Rita Cadima de Oliveira
O realismo e ressonância dos espaços, os movimentos e um soberbo trabalho sonoro são as características que fazem de Chime uma experiência provocadora do vulgo arrepio na espinha. Tudo é tão frio e desinfectado que por vezes parece que observamos as personagens a movimentar-se dentro de um laboratório de alta segurança ao invés de uma cozinha. Existe uma cena particularmente selvagem, provavelmente a mais marcante do filme, filmada com uma rara crueza que merece elogio. Ainda assim o filme é talvez demasiado conceptual e onírico, o que por vezes parece servir como desculpa para tapar a sensação de que estamos a assistir a um filme inacabado. Por outro lado, a sua curta duração (45 minutos) acabam por legitimar esse conceptualismo.
David Bernardino
É difícil explicar o cinema de Kurosawa.

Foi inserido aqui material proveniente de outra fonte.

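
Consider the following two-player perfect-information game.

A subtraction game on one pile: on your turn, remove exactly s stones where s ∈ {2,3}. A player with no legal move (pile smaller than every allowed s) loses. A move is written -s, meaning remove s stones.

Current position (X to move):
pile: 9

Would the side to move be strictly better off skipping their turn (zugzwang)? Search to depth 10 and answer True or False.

zugzwang(9, X) = False

p1 X@[9]: -2[7]-1 -3[6]+1*
p2 O@[6]: -2[4]-1* -3[3]-1
p3 X@[4]: -2[2]-1 -3[1]+1*
p4 O@[1] terminal -1; root [9] d10
if X skipped the turn, O would face:
~ p1 O@[9]: -2[7]-1 -3[6]+1*
~ p2 X@[6]: -2[4]-1* -3[3]-1
~ p3 O@[4]: -2[2]-1 -3[1]+1*
~ p4 X@[1] terminal -1; root [9] d10
compare (X): move=+1 vs pass=-1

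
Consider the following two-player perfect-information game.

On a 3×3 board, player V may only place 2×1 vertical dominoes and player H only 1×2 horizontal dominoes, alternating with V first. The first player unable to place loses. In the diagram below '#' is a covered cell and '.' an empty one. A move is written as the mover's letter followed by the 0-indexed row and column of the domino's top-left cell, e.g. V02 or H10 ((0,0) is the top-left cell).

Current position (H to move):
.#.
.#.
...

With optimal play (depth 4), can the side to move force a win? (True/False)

p1 H@[.#./.#./...]: H20[.#./.#./##.]-1* H21[.#./.#./.##]-1
p2 V@[.#./.#./##.]: V00[##./##./##.]+1* V02[.##/.##/##.]+1 V12[.#./.##/###]+1
p3 H@[##./##./##.] terminal -1; root [.#./.#./...] d4

H winning at [.#./.#./...]: False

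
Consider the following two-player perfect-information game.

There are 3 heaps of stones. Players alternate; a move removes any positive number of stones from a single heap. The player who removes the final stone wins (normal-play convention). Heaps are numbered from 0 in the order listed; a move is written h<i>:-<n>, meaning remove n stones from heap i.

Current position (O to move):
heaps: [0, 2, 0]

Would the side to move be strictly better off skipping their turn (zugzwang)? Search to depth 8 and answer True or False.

zugzwang((0,2,0), O) = False

p1 O@[(0,2,0)]: h1:-1[(0,1,0)]-1 h1:-2[(0,0,0)]+1*
p2 X@[(0,0,0)] terminal -1; root [(0,2,0)] d8
pass branch (X moves first from the same position):
  | p1 X@[(0,2,0)]: h1:-1[(0,1,0)]-1 h1:-2[(0,0,0)]+1*
  | p2 O@[(0,0,0)] terminal -1; root [(0,2,0)] d8
O moving scores +1; O passing scores -1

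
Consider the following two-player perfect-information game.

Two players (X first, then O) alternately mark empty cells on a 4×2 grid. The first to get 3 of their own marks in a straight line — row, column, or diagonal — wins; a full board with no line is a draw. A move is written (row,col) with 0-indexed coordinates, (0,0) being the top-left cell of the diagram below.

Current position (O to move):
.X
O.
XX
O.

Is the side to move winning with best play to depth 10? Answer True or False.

O winning at [.X/O./XX/O.]: False

[.X/O./XX/O.] O move#1: (0,0):-1/OX/O./XX/O., (1,1):+0/.X/OO/XX/O.*, (3,1):-1/.X/O./XX/OO
[.X/OO/XX/O.] X move#2: (0,0):+0/XX/OO/XX/O.*, (3,1):+0/.X/OO/XX/OX
[XX/OO/XX/O.] O move#3: (3,1):+0/XX/OO/XX/OO*
[XX/OO/XX/OO] end (terminal +0, X#4); searched .X/O./XX/O. to 10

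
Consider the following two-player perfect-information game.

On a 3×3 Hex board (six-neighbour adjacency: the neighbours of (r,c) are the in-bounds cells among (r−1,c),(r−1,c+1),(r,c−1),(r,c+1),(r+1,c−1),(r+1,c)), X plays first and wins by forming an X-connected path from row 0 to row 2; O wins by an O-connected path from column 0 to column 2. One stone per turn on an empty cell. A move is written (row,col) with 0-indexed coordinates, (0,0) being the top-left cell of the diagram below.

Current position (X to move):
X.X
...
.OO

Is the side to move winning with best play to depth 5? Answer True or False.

[X.X/.../.OO] X move#1: (0,1):-1/XXX/.../.OO, (1,0):-1/X.X/X../.OO, (1,1):-1/X.X/.X./.OO, (1,2):-1/X.X/..X/.OO, (2,0):+1/X.X/.../XOO*
[X.X/.../XOO] O move#2: (0,1):-1/XOX/.../XOO*, (1,0):-1/X.X/O../XOO, (1,1):-1/X.X/.O./XOO, (1,2):-1/X.X/..O/XOO
[XOX/.../XOO] X move#3: (1,0):+1/XOX/X../XOO*, (1,1):+1/XOX/.X./XOO, (1,2):+1/XOX/..X/XOO
[XOX/X../XOO] end (terminal -1, O#4); searched X.X/.../.OO to 5

X winning at [X.X/.../.OO]: True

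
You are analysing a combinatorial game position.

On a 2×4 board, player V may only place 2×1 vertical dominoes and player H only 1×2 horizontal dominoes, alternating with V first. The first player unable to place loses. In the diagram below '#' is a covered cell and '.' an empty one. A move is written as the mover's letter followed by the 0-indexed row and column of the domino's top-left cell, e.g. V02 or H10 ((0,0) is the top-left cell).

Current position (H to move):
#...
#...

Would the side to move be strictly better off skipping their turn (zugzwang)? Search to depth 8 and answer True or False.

[#.../#...] H move#1: H01:+1/###./#...*, H02:+1/#.##/#..., H11:+1/#.../###., H12:+1/#.../#.##
[###./#...] V move#2: V03:-1/####/#..#*
[####/#..#] H move#3: H11:+1/####/####*
[####/####] end (terminal -1, V#4); searched #.../#... to 8
if H skipped the turn, V would face:
~ [#.../#...] V move#1: V01:-1/##../##.., V02:+1/#.#./#.#.*, V03:-1/#..#/#..#
~ [#.#./#.#.] end (terminal -1, H#2); searched #.../#... to 8
compare (H): move=+1 vs pass=-1

zugzwang(#.../#..., H) = False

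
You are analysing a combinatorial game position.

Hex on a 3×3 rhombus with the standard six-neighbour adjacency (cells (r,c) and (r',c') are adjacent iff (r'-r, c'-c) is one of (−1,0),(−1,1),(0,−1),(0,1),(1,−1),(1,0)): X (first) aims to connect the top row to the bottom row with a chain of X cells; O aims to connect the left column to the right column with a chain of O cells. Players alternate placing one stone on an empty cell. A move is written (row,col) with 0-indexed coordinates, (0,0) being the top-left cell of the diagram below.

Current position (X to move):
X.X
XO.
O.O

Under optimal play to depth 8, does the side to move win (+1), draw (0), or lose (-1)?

p1 X@[X.X/XO./O.O]: (0,1)[XXX/XO./O.O]-1* (1,2)[X.X/XOX/O.O]-1 (2,1)[X.X/XO./OXO]-1
p2 O@[XXX/XO./O.O]: (1,2)[XXX/XOO/O.O]+1* (2,1)[XXX/XO./OOO]+1
p3 X@[XXX/XOO/O.O] terminal -1; root [X.X/XO./O.O] d8

value(X.X/XO./O.O, X) = -1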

Tudo o que vemos ressoa, de algum modo, com a nossa experiência contemporânea, os anseios que a tecnologia e a vertigem dos nossos dias nos causam, a dificuldade generalizada de acompanhar (e lidar com) uma realidade que, em todos os sentidos, nos ultrapassa e puxa as âncoras culturais e sociais que nos ligavam a uma narrativa de como a vida devia ser. A ausência de respostas, tão notória em Kurosawa como na vida, deixa tudo no reino das sensações. Por isso, além de algumas banalidades temáticas (alienação no mundo contemporâneo, alienação dentro dos próprios rituais sociais e familiares em que participamos, influência e agressão cega e surda de sons e objetos – até ritmos – que não se compadecem com o nosso software biológico) e cinéfilas/culturais (encontramos aqui Hitchcock, Bresson e até uma revisita moderna a Edgar Allan Poe, na sequência final)… pouco mais haverá a dizer sobre um filme que precisa de ser visto, experienciado. The movie is the conversation, diz David Lynch. E, de facto, desde os projetos tardios de Lynch, dificilmente se encontra um cinema tão inclinado para o poder da sugestão – com a ressalva de que, ao contrário de Lynch, não há operação mental que nos valha: Kurosawa dispõe os elementos, cria os efeitos e deixa inteiramente ao espectador o desenvolvimento (ou não) de ideias sobre as sensações que tem. Um cinema raro, quase hermético, que, não obstante, está intimamente sintonizado à bizarria característica do nosso tempo. Nota para a sequência final, em que de um digital límpido passamos para um granulado, de qualidade mais reduzida, como se o protagonista entrasse noutro plano de realidade, via atendedor da entrada de casa. O cruzamento de realidades (humana/biológica com a digital/virtual), sem qualquer iluminação ou resposta – mas já sem espanto, apenas uma serenidade mecânica ante a confusão – configura uma bela ilustração do nosso estado-no-mundo.